There are various types of buy-sell agreements such as: Entity Buy-Sell Agreement, Cross-Purchase Buy-Sell Agreement, Wait and See Buy-Sell Agreement, Disability Buy-Sell Agreement. Buy-sell agreements are also known as a Business Will or a Buyout Agreement.

Potential elements of a Nevada Buy-Sell Agreement: 1. The names of, voting rights, and quantity of shares belonging to stockholders.
2. Guiding procedures for the certified pharmacy valuation and potential purchase of a stockholder’s shares.
3. Mutual covenants and considerations.
4. Restrictions on the transferring, purchasing or encumbering Nevada pharmacy’s stock.
5. Established protocol in the event of a shareholder’s death, disability, or divorce from a shareholders employment.
6. Obligation to buy/sell shares from an estate.
7. Purchasing of insurance to ensure obligations are met.
8. Purchase of stock paid either in one lump sum or in instalments.
9. Remedies for either a breach of the agreement or default of payment.
10. The right to inspect books and records until transfer has been completed.
11. Notices and amendments and for legal matters or offers.
12. The ability to enforce the agreement, its binding effects, and arbitration procedures for any disputes.
13. Process for dissolution, or liquidation, of the corporation.
14. Maintaining the premises during a transition.
15. Preserving representations and warranties.
16. The terms of transfer.
17. Bill of Sale.

To ensure that the money required is available, buy-sell agreements are often funded with a life insurance policy. Should the death of one of pharmacy owners occur, the life insurance settlement will provide the funds for the remaining pharmacy owner in Nevada to buyout the partners shares from the estate.

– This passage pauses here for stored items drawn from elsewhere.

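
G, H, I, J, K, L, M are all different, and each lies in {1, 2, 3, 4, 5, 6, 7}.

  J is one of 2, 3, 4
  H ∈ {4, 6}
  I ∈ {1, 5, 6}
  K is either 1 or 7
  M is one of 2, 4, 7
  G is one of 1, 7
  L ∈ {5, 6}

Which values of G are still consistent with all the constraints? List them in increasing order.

1, 7

The 7 variables together cover exactly {1, 2, 3, 4, 5, 6, 7} — 7 values for 7 variables — and 3 appears only in J's list, so J = 3.
The 6 still-open variables together cover exactly {1, 2, 4, 5, 6, 7} — 6 values for 6 variables — and 2 appears only in M's list, so M = 2.
Among the 5 still-open variables, 4 fits only H (and all 5 values in {1, 4, 5, 6, 7} must be used), so H = 4.
The 2 variables G and K are confined to {1, 7}, which locks those values in; drop them from I.
No further eliminations apply; G can still be any of 1, 7.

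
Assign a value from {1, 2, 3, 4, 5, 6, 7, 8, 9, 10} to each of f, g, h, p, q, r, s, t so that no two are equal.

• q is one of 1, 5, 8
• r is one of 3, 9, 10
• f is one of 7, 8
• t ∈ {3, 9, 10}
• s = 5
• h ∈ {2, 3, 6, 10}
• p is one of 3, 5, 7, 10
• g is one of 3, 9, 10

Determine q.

s's domain is down to {5}, so s = 5. Remove 5 from p, q.
The 3 variables g, r, t are confined to {3, 9, 10}, which locks those values in; drop them from h, p.
p must be 7 (only option left). Eliminate 7 elsewhere: f.
f has just one choice, so f = 8. Eliminate 8 elsewhere: q.
So q = 1.

1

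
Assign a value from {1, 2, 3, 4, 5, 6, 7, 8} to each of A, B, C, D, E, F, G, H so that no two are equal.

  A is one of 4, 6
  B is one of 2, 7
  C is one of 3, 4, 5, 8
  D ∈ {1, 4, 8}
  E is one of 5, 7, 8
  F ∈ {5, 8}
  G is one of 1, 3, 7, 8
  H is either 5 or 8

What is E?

7

The 8 variables together cover exactly {1, 2, 3, 4, 5, 6, 7, 8} — 8 values for 8 variables — and 2 appears only in B's list, so B = 2.
The 7 still-open variables draw from only 7 values {1, 3, 4, 5, 6, 7, 8}, so each is used; only A can be 6, hence A = 6.
F and H share exactly the 2 values {5, 8}; by pigeonhole those values go to them, so strike 5, 8 from C, D, E, G.
So E = 7.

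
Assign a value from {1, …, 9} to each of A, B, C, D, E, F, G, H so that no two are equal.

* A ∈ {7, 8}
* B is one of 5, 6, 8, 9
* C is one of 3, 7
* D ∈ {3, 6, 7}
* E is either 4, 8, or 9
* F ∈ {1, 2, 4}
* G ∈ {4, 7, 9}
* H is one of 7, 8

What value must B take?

A and H between them cover only {7, 8} — a naked pair. Remove those values from B, C, D, E, G.
C must be 3 (only option left). Remove 3 from D.
That leaves D = 6. Eliminate 6 elsewhere: B.
E and G share exactly the 2 values {4, 9}; by pigeonhole those values go to them, so strike 4, 9 from B, F.
So B = 5.

5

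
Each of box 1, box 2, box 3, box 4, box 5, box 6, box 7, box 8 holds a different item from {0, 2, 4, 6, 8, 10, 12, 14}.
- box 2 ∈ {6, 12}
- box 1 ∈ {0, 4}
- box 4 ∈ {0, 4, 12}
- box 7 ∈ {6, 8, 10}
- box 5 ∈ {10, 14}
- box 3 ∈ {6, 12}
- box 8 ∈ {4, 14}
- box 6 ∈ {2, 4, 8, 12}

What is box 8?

14

The 8 variables together cover exactly {0, 2, 4, 6, 8, 10, 12, 14} — 8 values for 8 variables — and 2 appears only in box 6's list, so box 6 = 2.
The 7 still-open variables together cover exactly {0, 4, 6, 8, 10, 12, 14} — 7 values for 7 variables — and 8 appears only in box 7's list, so box 7 = 8.
Among the 6 still-open variables, 10 fits only box 5 (and all 6 values in {0, 4, 6, 10, 12, 14} must be used), so box 5 = 10.
The 5 still-open variables draw from only 5 values {0, 4, 6, 12, 14}, so each is used; only box 8 can be 14, hence box 8 = 14.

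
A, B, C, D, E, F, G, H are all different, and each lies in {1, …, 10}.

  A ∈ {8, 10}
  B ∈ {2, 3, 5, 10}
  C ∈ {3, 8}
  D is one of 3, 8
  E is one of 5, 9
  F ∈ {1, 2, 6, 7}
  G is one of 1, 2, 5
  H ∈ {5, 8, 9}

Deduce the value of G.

The 2 variables C and D are confined to {3, 8}, which locks those values in; drop them from A, B, H.
A must be 10 (only option left). So B can't be 10.
E and H share exactly the 2 values {5, 9}; by pigeonhole those values go to them, so strike 5, 9 from B, G.
B's domain is down to {2}, so B = 2. Remove 2 from F, G.
So G = 1.

1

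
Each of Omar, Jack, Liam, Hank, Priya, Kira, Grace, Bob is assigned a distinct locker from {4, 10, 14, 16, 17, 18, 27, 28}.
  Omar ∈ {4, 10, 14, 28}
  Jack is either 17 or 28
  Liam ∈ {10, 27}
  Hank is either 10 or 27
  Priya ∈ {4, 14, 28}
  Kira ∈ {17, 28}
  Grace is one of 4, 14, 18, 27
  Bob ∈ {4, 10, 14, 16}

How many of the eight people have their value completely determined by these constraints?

The 8 variables together cover exactly {4, 10, 14, 16, 17, 18, 27, 28} — 8 values for 8 variables — and 16 appears only in Bob's list, so Bob = 16.
The 7 still-open variables draw from only 7 values {4, 10, 14, 17, 18, 27, 28}, so each is used; only Grace can be 18, hence Grace = 18.
Jack and Kira between them cover only {17, 28} — a naked pair. Remove those values from Omar, Priya.
Liam and Hank between them cover only {10, 27} — a naked pair. Remove those values from Omar.
Determined: Grace=18, Bob=16. The other people each still have more than one consistent value. That makes 2.

2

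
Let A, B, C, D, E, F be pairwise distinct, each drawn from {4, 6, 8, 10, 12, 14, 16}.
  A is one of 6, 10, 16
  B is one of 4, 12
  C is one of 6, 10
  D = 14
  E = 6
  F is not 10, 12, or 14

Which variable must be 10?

C

D has just one choice, so D = 14.
E has just one choice, so E = 6. So A, C, F can't be 6.
So 10 goes to C.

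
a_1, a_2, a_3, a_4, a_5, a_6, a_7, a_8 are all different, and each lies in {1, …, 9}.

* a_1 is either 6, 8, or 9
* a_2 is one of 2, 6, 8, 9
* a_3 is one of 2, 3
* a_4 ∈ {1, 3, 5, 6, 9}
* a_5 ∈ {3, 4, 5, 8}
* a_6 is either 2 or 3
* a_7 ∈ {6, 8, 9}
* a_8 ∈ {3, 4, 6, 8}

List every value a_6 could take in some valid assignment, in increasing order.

2, 3

The 8 variables draw from only 8 values {1, 2, 3, 4, 5, 6, 8, 9}, so each is used; only a_4 can be 1, hence a_4 = 1.
The 7 still-open variables together cover exactly {2, 3, 4, 5, 6, 8, 9} — 7 values for 7 variables — and 5 appears only in a_5's list, so a_5 = 5.
The 6 still-open variables together cover exactly {2, 3, 4, 6, 8, 9} — 6 values for 6 variables — and 4 appears only in a_8's list, so a_8 = 4.
a_3 and a_6 share exactly the 2 values {2, 3}; by pigeonhole those values go to them, so strike 2, 3 from a_2.
No further eliminations apply; a_6 can still be any of 2, 3.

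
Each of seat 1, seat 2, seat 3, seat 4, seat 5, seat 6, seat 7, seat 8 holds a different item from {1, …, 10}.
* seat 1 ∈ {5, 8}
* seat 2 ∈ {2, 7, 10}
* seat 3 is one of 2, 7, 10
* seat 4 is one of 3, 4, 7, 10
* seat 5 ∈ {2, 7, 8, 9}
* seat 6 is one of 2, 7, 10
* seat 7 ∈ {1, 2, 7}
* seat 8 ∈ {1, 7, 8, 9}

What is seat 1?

5

The 3 variables seat 2, seat 3, seat 6 are confined to {2, 7, 10}, which locks those values in; drop them from seat 4, seat 5, seat 7, seat 8.
seat 7's domain is down to {1}, so seat 7 = 1. So seat 8 can't be 1.
seat 5 and seat 8 share exactly the 2 values {8, 9}; by pigeonhole those values go to them, so strike 8, 9 from seat 1.
So seat 1 = 5.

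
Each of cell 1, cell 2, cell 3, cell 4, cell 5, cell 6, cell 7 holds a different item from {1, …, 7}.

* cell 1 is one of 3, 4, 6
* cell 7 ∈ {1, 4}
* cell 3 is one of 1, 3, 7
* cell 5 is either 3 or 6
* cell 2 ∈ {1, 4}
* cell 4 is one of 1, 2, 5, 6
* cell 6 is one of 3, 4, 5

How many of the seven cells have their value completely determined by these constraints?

The 7 variables together cover exactly {1, 2, 3, 4, 5, 6, 7} — 7 values for 7 variables — and 2 appears only in cell 4's list, so cell 4 = 2.
Among the 6 still-open variables, 5 fits only cell 6 (and all 6 values in {1, 3, 4, 5, 6, 7} must be used), so cell 6 = 5.
Among the 5 still-open variables, 7 fits only cell 3 (and all 5 values in {1, 3, 4, 6, 7} must be used), so cell 3 = 7.
The 2 variables cell 2 and cell 7 are confined to {1, 4}, which locks those values in; drop them from cell 1.
Determined: cell 3=7, cell 4=2, cell 6=5. The other cells each still have more than one consistent value. That makes 3.

3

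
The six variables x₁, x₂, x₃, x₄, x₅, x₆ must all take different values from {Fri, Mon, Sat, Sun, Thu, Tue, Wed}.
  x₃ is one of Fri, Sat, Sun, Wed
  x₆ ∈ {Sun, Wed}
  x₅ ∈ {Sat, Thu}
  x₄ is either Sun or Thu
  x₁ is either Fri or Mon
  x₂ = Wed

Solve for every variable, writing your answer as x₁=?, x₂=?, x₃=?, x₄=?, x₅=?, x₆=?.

x₂ has just one choice, so x₂ = Wed. Remove Wed from x₃, x₆.
x₆ has just one choice, so x₆ = Sun. Remove Sun from x₃, x₄.
That leaves x₄ = Thu. Eliminate Thu elsewhere: x₅.
x₅ has just one choice, so x₅ = Sat. So x₃ can't be Sat.
x₃'s domain is down to {Fri}, so x₃ = Fri. Remove Fri from x₁.
That leaves x₁ = Mon.

x₁=Mon, x₂=Wed, x₃=Fri, x₄=Thu, x₅=Sat, x₆=Sun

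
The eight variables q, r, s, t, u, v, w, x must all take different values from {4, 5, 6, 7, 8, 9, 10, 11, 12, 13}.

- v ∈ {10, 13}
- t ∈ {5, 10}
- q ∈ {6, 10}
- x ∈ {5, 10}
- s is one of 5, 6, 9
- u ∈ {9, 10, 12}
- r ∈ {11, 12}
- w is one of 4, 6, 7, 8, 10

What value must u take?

12

The 2 variables t and x are confined to {5, 10}, which locks those values in; drop them from q, s, u, v, w.
q's domain is down to {6}, so q = 6. Strike 6 from s, w.
s must be 9 (only option left). Eliminate 9 elsewhere: u.
So u = 12.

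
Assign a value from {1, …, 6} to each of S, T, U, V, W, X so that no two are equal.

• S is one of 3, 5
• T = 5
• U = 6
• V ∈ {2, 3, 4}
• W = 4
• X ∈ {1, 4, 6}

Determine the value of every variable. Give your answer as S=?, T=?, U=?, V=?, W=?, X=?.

S=3, T=5, U=6, V=2, W=4, X=1

T's domain is down to {5}, so T = 5. Eliminate 5 elsewhere: S.
That leaves U = 6. So X can't be 6.
That leaves W = 4. So V, X can't be 4.
X's domain is down to {1}, so X = 1.
S's domain is down to {3}, so S = 3. Remove 3 from V.
V must be 2 (only option left).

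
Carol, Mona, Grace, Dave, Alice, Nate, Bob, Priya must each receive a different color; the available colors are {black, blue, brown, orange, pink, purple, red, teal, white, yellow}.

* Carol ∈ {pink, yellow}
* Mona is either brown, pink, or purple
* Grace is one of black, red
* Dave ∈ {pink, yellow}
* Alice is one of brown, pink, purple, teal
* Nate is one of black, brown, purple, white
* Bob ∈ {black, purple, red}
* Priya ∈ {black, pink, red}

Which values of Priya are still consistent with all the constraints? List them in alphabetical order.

black, red

The 8 variables draw from only 8 values {black, brown, pink, purple, red, teal, white, yellow}, so each is used; only Alice can be teal, hence Alice = teal.
The 7 still-open variables draw from only 7 values {black, brown, pink, purple, red, white, yellow}, so each is used; only Nate can be white, hence Nate = white.
The 6 still-open variables together cover exactly {black, brown, pink, purple, red, yellow} — 6 values for 6 variables — and brown appears only in Mona's list, so Mona = brown.
Among the 5 still-open variables, purple fits only Bob (and all 5 values in {black, pink, purple, red, yellow} must be used), so Bob = purple.
The 2 variables Carol and Dave are confined to {pink, yellow}, which locks those values in; drop them from Priya.
No further eliminations apply; Priya can still be any of black, red.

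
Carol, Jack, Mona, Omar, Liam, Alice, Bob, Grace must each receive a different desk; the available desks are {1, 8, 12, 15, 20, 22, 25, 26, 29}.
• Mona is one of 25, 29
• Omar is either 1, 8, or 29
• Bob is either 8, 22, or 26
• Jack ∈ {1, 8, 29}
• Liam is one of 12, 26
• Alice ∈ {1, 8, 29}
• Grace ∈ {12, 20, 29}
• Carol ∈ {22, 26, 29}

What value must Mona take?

25

Among the 8 variables, 20 fits only Grace (and all 8 values in {1, 8, 12, 20, 22, 25, 26, 29} must be used), so Grace = 20.
Among the 7 still-open variables, 12 fits only Liam (and all 7 values in {1, 8, 12, 22, 25, 26, 29} must be used), so Liam = 12.
The 6 still-open variables together cover exactly {1, 8, 22, 25, 26, 29} — 6 values for 6 variables — and 25 appears only in Mona's list, so Mona = 25.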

Life insurance coverage for each partner needs to be in place, because without a way to accomplish the purchase of the NV pharmacy shares the buy-sell agreement will not be functional. As the business grows and develops the amount of insurance need to be adjusted to provide an adequate coverage. Without the insurance the surviving stockholder may not have enough cash to satisfy the amount required to buy out the estate - leaving the survivor with an unwanted partner.

To have the adequate insurance coverage and to determine the specifics of the buy-out terms, a certified pharmacy business valuation is needed. There are a large number of companies that provide business valuations. Due to the dynamics and current market conditions of the Nevada pharmacy industry a valuation firm should have extensive pharmacy experience. Simple accounting formulas and multipliers will not provide an adequate, or realistic, valuation for a NV pharmacy business.

NV Pharmacy buy-sell agreements are extremely important documents that need to be completed with seriousness and care. Even with a long standing partnership, it is only too late to create a buy-sell agreement when an event has already occurred....that would require the document.

Tips for Nevada Pharmacy & Drug Store Owners:
1. Buy-Sell Agreements are critical documents that should not be taken lightly. Consult a licensed professional.
2. Documents must address the proper laws and regulations which vary from state to state. Seek the proper guidance.
3. Premiums for insurance that will fund the buy-sell agreement might be deductible.
4. Ensure that the Nevada pharmacy valuation is performed by an established NV pharmacy industry expert.